It’s diary month.
This September, I am experimenting with writing more diary style essays for Moxie. These are drawn from my real, old journals and contemporaneous notes I take throughout the week. I hope you enjoy them. They’re less structured and more in the moment than most of my writing has been— typically, I try to process a feeling before I write about it. Feelings change day to day and that means the tone of these posts will too. Let’s get messy (in a literary sense.) I love you and I’m eager for your feedback about this! xx HS
What the fuck.
It’s the thought that comes to mind as I drive alone near the beach and when I lay awake at night. What the fuck.
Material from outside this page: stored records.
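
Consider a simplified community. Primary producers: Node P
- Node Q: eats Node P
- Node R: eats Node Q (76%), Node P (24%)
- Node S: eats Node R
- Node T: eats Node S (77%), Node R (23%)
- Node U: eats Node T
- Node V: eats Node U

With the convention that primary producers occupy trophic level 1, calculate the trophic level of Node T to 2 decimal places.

Node Q: 1 + 1 = 2
Node R: 1 + (0.76×2 + 0.24×1) = 2.76
Node S: 1 + 2.76 = 3.76
Node T: 1 + (0.77×3.76 + 0.23×2.76) = 4.53
Node U: 1 + 4.53 = 5.53
Node V: 1 + 5.53 = 6.53

4.53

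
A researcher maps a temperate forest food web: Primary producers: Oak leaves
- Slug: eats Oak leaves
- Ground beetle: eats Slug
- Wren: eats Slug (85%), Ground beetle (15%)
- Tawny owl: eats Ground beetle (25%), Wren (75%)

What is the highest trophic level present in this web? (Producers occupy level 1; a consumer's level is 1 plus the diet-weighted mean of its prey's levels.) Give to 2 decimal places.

4.11

Slug: 1 + 1 = 2
Ground beetle: 1 + 2 = 3
Wren: 1 + (0.85×2 + 0.15×3) = 3.15
Tawny owl: 1 + (0.25×3 + 0.75×3.15) = 4.1125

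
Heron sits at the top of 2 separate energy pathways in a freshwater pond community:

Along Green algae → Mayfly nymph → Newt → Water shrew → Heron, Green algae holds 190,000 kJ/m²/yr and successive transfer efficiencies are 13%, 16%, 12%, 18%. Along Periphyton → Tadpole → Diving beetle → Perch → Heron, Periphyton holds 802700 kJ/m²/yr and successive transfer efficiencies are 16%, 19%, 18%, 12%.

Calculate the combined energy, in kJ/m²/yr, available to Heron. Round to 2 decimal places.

612.45 kJ/m²/yr

Via Green algae: 190000 × 0.13 × 0.16 × 0.12 × 0.18 = 85.3632 kJ/m²/yr
Via Periphyton: 802700 × 0.16 × 0.19 × 0.18 × 0.12 = 527.084928 kJ/m²/yr
Total at Heron: 85.3632 + 527.084928 = 612.448128 kJ/m²/yr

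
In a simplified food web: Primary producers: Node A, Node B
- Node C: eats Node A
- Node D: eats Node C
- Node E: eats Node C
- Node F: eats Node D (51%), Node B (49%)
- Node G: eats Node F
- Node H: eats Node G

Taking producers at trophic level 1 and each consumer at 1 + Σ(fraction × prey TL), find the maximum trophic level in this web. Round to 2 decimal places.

5.02

Node C: 1 + 1 = 2
Node D: 1 + 2 = 3
Node E: 1 + 2 = 3
Node F: 1 + (0.51×3 + 0.49×1) = 3.02
Node G: 1 + 3.02 = 4.02
Node H: 1 + 4.02 = 5.02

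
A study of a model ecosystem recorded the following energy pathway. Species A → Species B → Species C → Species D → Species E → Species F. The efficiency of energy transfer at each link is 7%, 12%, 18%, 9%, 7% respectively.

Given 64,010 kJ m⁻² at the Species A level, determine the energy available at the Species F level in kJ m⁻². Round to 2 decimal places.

Species B: 64010 × 0.07 = 4480.7 kJ m⁻²
Species C: 4480.7 × 0.12 = 537.684 kJ m⁻²
Species D: 537.684 × 0.18 = 96.78312 kJ m⁻²
Species E: 96.78312 × 0.09 = 8.7104808 kJ m⁻²
Species F: 8.7104808 × 0.07 = 0.609733656 kJ m⁻²

0.61 kJ m⁻²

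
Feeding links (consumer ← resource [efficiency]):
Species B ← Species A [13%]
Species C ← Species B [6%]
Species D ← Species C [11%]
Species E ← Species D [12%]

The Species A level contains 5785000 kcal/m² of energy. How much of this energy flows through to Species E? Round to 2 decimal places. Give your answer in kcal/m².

Species B: 5785000 × 0.13 = 752050 kcal/m²
Species C: 752050 × 0.06 = 45123 kcal/m²
Species D: 45123 × 0.11 = 4963.53 kcal/m²
Species E: 4963.53 × 0.12 = 595.6236 kcal/m²

595.62 kcal/m²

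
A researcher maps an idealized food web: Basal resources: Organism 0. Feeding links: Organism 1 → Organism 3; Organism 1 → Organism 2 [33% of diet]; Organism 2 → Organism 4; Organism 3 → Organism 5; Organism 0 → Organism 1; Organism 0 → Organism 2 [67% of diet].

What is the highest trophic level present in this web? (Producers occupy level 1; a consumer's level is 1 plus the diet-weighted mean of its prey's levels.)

Organism 1: 1 + 1 = 2
Organism 2: 1 + (0.33×2 + 0.67×1) = 2.33
Organism 3: 1 + 2 = 3
Organism 4: 1 + 2.33 = 3.33
Organism 5: 1 + 3 = 4

4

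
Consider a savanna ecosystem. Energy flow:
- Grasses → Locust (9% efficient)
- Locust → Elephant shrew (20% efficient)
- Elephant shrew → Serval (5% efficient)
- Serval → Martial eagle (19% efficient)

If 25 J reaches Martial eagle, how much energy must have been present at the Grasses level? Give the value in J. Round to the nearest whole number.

146199 J

Cumulative transfer efficiency: 0.09 × 0.2 × 0.05 × 0.19 = 0.000171
Grasses energy = 25 / 0.000171 = 146199 J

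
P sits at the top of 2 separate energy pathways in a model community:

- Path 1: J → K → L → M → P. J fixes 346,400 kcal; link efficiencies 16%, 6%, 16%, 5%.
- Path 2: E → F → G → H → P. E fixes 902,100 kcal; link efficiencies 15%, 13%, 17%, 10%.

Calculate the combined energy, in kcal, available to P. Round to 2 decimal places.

325.65 kcal

Path 1: 346400 × 0.16 × 0.06 × 0.16 × 0.05 = 26.60352 kcal
Path 2: 902100 × 0.15 × 0.13 × 0.17 × 0.1 = 299.04615 kcal
Total at P: 26.60352 + 299.04615 = 325.64967 kcal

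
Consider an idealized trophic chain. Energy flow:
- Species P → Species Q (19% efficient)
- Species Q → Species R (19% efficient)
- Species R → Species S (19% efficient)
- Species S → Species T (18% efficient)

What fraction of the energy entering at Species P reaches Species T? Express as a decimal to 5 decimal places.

Product of link efficiencies: 0.19 × 0.19 × 0.19 × 0.18 = 0.00123462

0.00123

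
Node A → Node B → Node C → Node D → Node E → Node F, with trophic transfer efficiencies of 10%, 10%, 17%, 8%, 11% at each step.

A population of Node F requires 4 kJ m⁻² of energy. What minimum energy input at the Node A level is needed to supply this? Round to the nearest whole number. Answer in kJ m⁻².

267380 kJ m⁻²

Cumulative transfer efficiency: 0.1 × 0.1 × 0.17 × 0.08 × 0.11 = 0.00001496
Node A energy = 4 / 0.00001496 = 267380 kJ m⁻²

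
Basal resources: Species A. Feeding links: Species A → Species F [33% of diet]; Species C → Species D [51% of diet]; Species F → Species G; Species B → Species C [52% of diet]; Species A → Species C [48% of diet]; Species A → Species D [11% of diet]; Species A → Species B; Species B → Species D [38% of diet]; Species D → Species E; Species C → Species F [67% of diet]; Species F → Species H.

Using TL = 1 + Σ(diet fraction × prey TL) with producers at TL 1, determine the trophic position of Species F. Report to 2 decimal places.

3.02

Species B: 1 + 1 = 2
Species C: 1 + (0.48×1 + 0.52×2) = 2.52
Species D: 1 + (0.51×2.52 + 0.11×1 + 0.38×2) = 3.1552
Species E: 1 + 3.1552 = 4.1552
Species F: 1 + (0.33×1 + 0.67×2.52) = 3.0184
Species G: 1 + 3.0184 = 4.0184
Species H: 1 + 3.0184 = 4.0184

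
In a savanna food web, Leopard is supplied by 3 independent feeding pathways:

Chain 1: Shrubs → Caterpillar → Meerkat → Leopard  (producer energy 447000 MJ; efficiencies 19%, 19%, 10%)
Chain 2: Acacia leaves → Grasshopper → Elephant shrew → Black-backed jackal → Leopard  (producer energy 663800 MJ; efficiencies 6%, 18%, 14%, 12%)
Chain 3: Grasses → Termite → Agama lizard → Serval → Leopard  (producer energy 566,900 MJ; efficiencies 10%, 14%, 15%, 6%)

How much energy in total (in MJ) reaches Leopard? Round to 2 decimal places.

1805.54 MJ

Chain 1: 447000 × 0.19 × 0.19 × 0.1 = 1613.67 MJ
Chain 2: 663800 × 0.06 × 0.18 × 0.14 × 0.12 = 120.439872 MJ
Chain 3: 566900 × 0.1 × 0.14 × 0.15 × 0.06 = 71.4294 MJ
Total at Leopard: 1613.67 + 120.439872 + 71.4294 = 1805.539272 MJ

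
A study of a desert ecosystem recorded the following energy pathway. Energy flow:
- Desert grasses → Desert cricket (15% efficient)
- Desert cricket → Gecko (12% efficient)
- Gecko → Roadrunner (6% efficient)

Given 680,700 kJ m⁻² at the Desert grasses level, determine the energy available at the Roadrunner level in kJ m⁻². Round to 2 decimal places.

735.16 kJ m⁻²

Desert cricket: 680700 × 0.15 = 102105 kJ m⁻²
Gecko: 102105 × 0.12 = 12252.6 kJ m⁻²
Roadrunner: 12252.6 × 0.06 = 735.156 kJ m⁻²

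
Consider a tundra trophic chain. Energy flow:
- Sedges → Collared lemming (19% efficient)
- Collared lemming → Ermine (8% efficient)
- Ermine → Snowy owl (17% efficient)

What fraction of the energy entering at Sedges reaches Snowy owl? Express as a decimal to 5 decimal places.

0.00258

Product of link efficiencies: 0.19 × 0.08 × 0.17 = 0.002584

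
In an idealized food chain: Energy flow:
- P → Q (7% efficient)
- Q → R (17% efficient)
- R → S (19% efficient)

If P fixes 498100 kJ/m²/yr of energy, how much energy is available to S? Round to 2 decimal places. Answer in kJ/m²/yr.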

The road that led me from chaos in Waco, TX to a tidy bungalow in South Florida winds through a marriage and divorce, eating disorders, failed careers, semi-successful ones. There are casualties and unlikely heroes. I cannot believe that everything that has happened in the last thirty-three years did happen. And that it happened to me. Was I the woman who made all of these choices? Do you ever feel like your life played out on screen? Like you are, perhaps, the heroine in a novel you did not write? Or more probably the antagonist in it? Late at night, existence feels surreal. I try to pinpoint the moment where everything went— depending on my mood—wrong or right. I am annoyed with myself because I know that feeling this way— as though my life is unbelievable— is entitled and incorrect. Is there anything more believable than a chaotic wanna-be creative type making a series of predictable but impulsive decisions and emerging from the wreckage shocked to find herself holding the knife? I drink lukewarm camomile tea and let the memories wash over me whenever I cannot sleep.
Thankfully, I sleep better than I used to.
This is the second time in my life that I have ever felt a sense of unbridled freedom. I am obliged to nothing except myself. This time freedom is terrifying not comforting. How could I possibly be trusted with this responsibility? I am so irresponsible.
The last time I felt this way, I was newly twenty-five years old, newly single, newly self-employed.